Women- how fragile and fierce are we? Too much this, too much that, but not enough. Crooked noses, big feet. Hair that frizzes in summer heat to swallow anything it touches. Clavicle bones that are never kissed, shoulders sunken with a weight we shouldn’t have to carry. The dripping curve of a lower back that forgot how it felt to be touched. Eyes an ocean of maybes. Stomach too soft, hips hidden from unwanted gazes (even our own), cellulite sliced into upper thighs as if it was a hot pepperoni pizza. Lips that beckon to tell secrets and inhale whatever a sunset is made of. Made of a million particles of “what ifs” and a swelling storm that rages even when we’re calm, even when we smile. Everything we are could bring you to your knees. We are composed of sheet metal our fathers molded from childhood, translucent glass that can never break, diamonds and teeth from past lovers, wood from the tree in your front yard, dirt roads and plastic bags, and stitched together with ribbon our mothers gave us- fragments of raw love, fraying at the ends. With bad posture and clumsiness and a beautiful brain and a lot of guts. I promise I am 75% fire and within me there is a real hurricane. I feel too much and I feel nothing at all. I’m trying to explain to you how that’s possible.

How do you learn to know who you are when the world is still telling you who to be? Where can you find what you love and let it kill you?  Maybe we’re just the blind leading the blind toward this whacked-out definition of happiness. Will there ever be a moment you look in the mirror and you don’t feel even just a little uncomfortable?  How do you make sure friends won’t be just a profile on a Facebook page and family won’t be strangers you feel obligated to see on holidays? Stop hiding behind filters and phones. Strip it all down, scream, do something. We’re so far removed from feeling anything and acknowledging it, revealing it. Too immersed in media and this illusion that everyone else has it together, and therefore so should we.

I’m here to tell you I don’t. I’m not exactly unhappy with my life. I’ve stood in crowds at concerts, feeling invincible. But when it ends, I wonder when’s the next time I’ll feel a part of something again. I’ve been told how envious people are of my accomplishments and experiences, like my life was this incredible dream they wish they could attain or trade something for. To some, that validation would hold meaning. But what do you say back, when they don’t realize the half of it? I’ve made friends in corners of the world, but those connections don’t reach across phone lines, probably for reasons that all lead back to me.
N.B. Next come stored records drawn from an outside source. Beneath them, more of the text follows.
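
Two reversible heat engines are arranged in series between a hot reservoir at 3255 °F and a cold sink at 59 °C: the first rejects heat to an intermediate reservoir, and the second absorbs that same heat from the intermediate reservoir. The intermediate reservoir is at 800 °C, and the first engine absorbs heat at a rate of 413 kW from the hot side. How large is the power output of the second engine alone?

Ẇ₂ ≈ 148 kW

T_H = 3255 °F → (3255 − 32) × 5/9 = 1790.56 °C = 2063.71 K.
T_C = 59 °C → 59 + 273.15 = 332.15 K.
T_m = 800 °C → 800 + 273.15 = 1073.15 K.
Heat entering the second stage: Q_m = Q_H·(T_m/T_H) = 413 × 1073.15/2063.71 = 215 kW.
Second-stage efficiency η₂ = 1 − T_C/T_m = 1 − 332.15/1073.15 = 0.6905, so W₂ = η₂·Q_m = 148 kW.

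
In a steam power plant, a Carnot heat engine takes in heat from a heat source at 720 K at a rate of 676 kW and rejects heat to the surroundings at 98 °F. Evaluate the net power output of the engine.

T_C = 98 °F → (98 − 32) × 5/9 = 36.67 °C = 309.82 K.
The Carnot efficiency is η = 1 − T_C/T_H = 1 − 309.82/720.00 = 0.5697.
W = η·Q_H = 0.5697 × 676 = 385 kW.

Ẇ ≈ 385 kW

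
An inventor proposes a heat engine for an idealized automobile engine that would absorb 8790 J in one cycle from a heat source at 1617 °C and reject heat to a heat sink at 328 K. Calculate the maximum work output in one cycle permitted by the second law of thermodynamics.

W_max ≈ 7260 J

T_H = 1617 °C → 1617 + 273.15 = 1890.15 K.
The second-law ceiling is the Carnot efficiency, η_max = 1 − T_C/T_H = 1 − 328.00/1890.15 = 0.8265.
W_max = η_max · Q_H = 0.8265 × 8790 = 7260 J.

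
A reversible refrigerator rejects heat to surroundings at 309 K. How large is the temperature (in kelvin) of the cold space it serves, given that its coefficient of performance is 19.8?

T_C ≈ 294 K

COP_R = T_C/(T_H − T_C) ⇒ T_C = T_H·COP_R/(1 + COP_R) = 309.00 × 19.8/(1 + 19.8) = 294 K.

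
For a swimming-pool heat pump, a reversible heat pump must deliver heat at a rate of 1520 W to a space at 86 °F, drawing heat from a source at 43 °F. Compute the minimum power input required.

Ẇ_in ≈ 120 W

T_H = 86 °F → (86 − 32) × 5/9 = 30.00 °C = 303.15 K.
T_C = 43 °F → (43 − 32) × 5/9 = 6.11 °C = 279.26 K.
Reversible heating COP: COP_HP = T_H/(T_H − T_C) = 303.15/23.89 = 12.6900.
W = Q_H/COP_HP = 1520/12.6900 = 120 W.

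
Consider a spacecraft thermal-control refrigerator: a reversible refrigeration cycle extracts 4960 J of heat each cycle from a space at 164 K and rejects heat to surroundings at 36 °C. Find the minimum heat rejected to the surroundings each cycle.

Q_H ≈ 9350 J

T_H = 36 °C → 36 + 273.15 = 309.15 K.
For a reversible cycle Q_H/Q_C = T_H/T_C, so Q_H = Q_C·T_H/T_C = 4960 × 309.15/164.00 = 9350 J.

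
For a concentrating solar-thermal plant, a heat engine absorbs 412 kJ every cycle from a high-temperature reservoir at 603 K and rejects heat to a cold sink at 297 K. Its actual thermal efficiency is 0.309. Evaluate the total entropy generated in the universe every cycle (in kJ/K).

W = η·Q_H = 0.309 × 412 = 127.3 kJ, so Q_C = Q_H − W = 284.7 kJ.
The hot reservoir loses entropy Q_H/T_H = 412/603.00 = 0.6833 kJ/K; the cold reservoir gains Q_C/T_C = 284.7/297.00 = 0.9586 kJ/K.
ΔS_univ = −Q_H/T_H + Q_C/T_C = 0.2753 kJ/K (> 0, since η = 0.309 < η_Carnot = 0.507).

ΔS_univ ≈ 0.2753 kJ/K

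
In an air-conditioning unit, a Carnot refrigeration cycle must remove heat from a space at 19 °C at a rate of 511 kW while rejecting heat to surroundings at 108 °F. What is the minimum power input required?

T_H = 108 °F → (108 − 32) × 5/9 = 42.22 °C = 315.37 K.
T_C = 19 °C → 19 + 273.15 = 292.15 K.
Carnot COP: COP_R = T_C/(T_H − T_C) = 292.15/23.22 = 12.5806.
W = Q_C/COP_R = 511/12.5806 = 40.6 kW.

Ẇ_in ≈ 40.6 kW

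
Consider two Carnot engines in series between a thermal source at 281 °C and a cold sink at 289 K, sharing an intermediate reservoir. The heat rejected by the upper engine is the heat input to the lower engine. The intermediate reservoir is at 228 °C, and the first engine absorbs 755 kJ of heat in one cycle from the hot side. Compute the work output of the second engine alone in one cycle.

T_H = 281 °C → 281 + 273.15 = 554.15 K.
T_m = 228 °C → 228 + 273.15 = 501.15 K.
Heat entering the second stage: Q_m = Q_H·(T_m/T_H) = 755 × 501.15/554.15 = 683 kJ.
Second-stage efficiency η₂ = 1 − T_C/T_m = 1 − 289.00/501.15 = 0.4233, so W₂ = η₂·Q_m = 289 kJ.

W₂ ≈ 289 kJ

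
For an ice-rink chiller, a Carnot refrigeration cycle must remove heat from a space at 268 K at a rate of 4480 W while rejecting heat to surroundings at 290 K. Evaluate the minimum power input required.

COP_R = T_C/(T_H − T_C) = 268.00/22.00 = 12.1818.
W = Q_C/COP_R = 4480/12.1818 = 368 W.

Ẇ_in ≈ 368 W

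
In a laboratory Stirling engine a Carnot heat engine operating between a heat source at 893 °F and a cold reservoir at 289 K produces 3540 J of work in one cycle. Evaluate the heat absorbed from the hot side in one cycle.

T_H = 893 °F → (893 − 32) × 5/9 = 478.33 °C = 751.48 K.
The Carnot efficiency is η = 1 − T_C/T_H = 1 − 289.00/751.48 = 0.6154.
Q_H = W/η = 3540/0.6154 = 5750 J.

Q_H ≈ 5750 J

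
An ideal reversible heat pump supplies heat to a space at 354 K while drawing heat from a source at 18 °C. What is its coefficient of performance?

COP_HP ≈ 5.63

T_C = 18 °C → 18 + 273.15 = 291.15 K.
For a reversible heat pump, COP_HP = T_H/(T_H − T_C) = 354.00/(354.00 − 291.15) = 5.63.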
I’ve stood on Machu Picchu, dined atop the Eiffel Tower, rode a camel in Morocco. I have traveled to cities where my tongue couldn’t speak the language, felt my skin burn from the fire of a different sun, and I’ve tried to soak my tired bones in all of it to find out what it means. Seeking fulfillment. I’ve crossed state lines and boundaries and crossed off bucket lists. I’m living but when do I start to feel alive?
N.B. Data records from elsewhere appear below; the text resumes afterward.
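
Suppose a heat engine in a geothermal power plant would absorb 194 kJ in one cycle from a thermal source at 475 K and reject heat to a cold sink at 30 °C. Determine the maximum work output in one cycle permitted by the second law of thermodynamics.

T_C = 30 °C → 30 + 273.15 = 303.15 K.
The upper bound on efficiency is η_max = 1 − T_C/T_H = 1 − 303.15/475.00 = 0.3618.
W_max = η_max · Q_H = 0.3618 × 194 = 70.2 kJ.

W_max ≈ 70.2 kJ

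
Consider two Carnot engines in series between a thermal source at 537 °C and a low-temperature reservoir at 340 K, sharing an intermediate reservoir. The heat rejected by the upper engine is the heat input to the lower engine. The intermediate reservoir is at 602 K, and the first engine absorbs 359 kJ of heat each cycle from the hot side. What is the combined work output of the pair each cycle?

W_total ≈ 208 kJ

T_H = 537 °C → 537 + 273.15 = 810.15 K.
Two reversible stages in series are equivalent to a single Carnot engine between T_H and T_C, so η_total = 1 − T_C/T_H = 1 − 340.00/810.15 = 0.5803.
W_total = η_total · Q_H = 0.5803 × 359 = 208 kJ.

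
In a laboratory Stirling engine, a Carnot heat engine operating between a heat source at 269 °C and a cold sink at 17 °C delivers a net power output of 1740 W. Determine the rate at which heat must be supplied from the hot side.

Q̇_H ≈ 3740 W

T_H = 269 °C → 269 + 273.15 = 542.15 K.
T_C = 17 °C → 17 + 273.15 = 290.15 K.
The Carnot efficiency is η = 1 − T_C/T_H = 1 − 290.15/542.15 = 0.4648.
Q_H = W/η = 1740/0.4648 = 3740 W.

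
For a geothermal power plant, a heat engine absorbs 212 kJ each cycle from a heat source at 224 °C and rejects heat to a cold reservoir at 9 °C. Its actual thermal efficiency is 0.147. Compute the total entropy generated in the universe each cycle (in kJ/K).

T_H = 224 °C → 224 + 273.15 = 497.15 K.
T_C = 9 °C → 9 + 273.15 = 282.15 K.
W = η·Q_H = 0.147 × 212 = 31.16 kJ, so Q_C = Q_H − W = 180.8 kJ.
Reservoir entropy changes: ΔS_H = −Q_H/T_H = −212/497.15 = -0.4264 kJ/K and ΔS_C = +Q_C/T_C = 180.8/282.15 = 0.6409 kJ/K.
ΔS_univ = −Q_H/T_H + Q_C/T_C = 0.214 kJ/K (> 0, since η = 0.147 < η_Carnot = 0.432).

ΔS_univ ≈ 0.214 kJ/K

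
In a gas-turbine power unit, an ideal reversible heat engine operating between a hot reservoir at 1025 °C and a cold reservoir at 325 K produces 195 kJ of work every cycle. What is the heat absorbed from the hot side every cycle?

Q_H ≈ 260 kJ

T_H = 1025 °C → 1025 + 273.15 = 1298.15 K.
The Carnot efficiency is η = 1 − T_C/T_H = 1 − 325.00/1298.15 = 0.7496.
Q_H = W/η = 195/0.7496 = 260 kJ.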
And here we are already, another calendar year, another birthday looming ahead, emotions moving at the speed of light. How did we get to this place? I wish I could slow it down. These seasons are melting together so fast, memories always slipping through the tiny cracks in the palm of my hands as I try so desperately to hold on to them. And yet, I’m here still secretly hoping the leaves would just hurry up and change again, still wondering if there’s something more and measuring up just short of it, still waiting to find the word “yes” just so I can say it out loud, over and over again, to my reflection without flinching.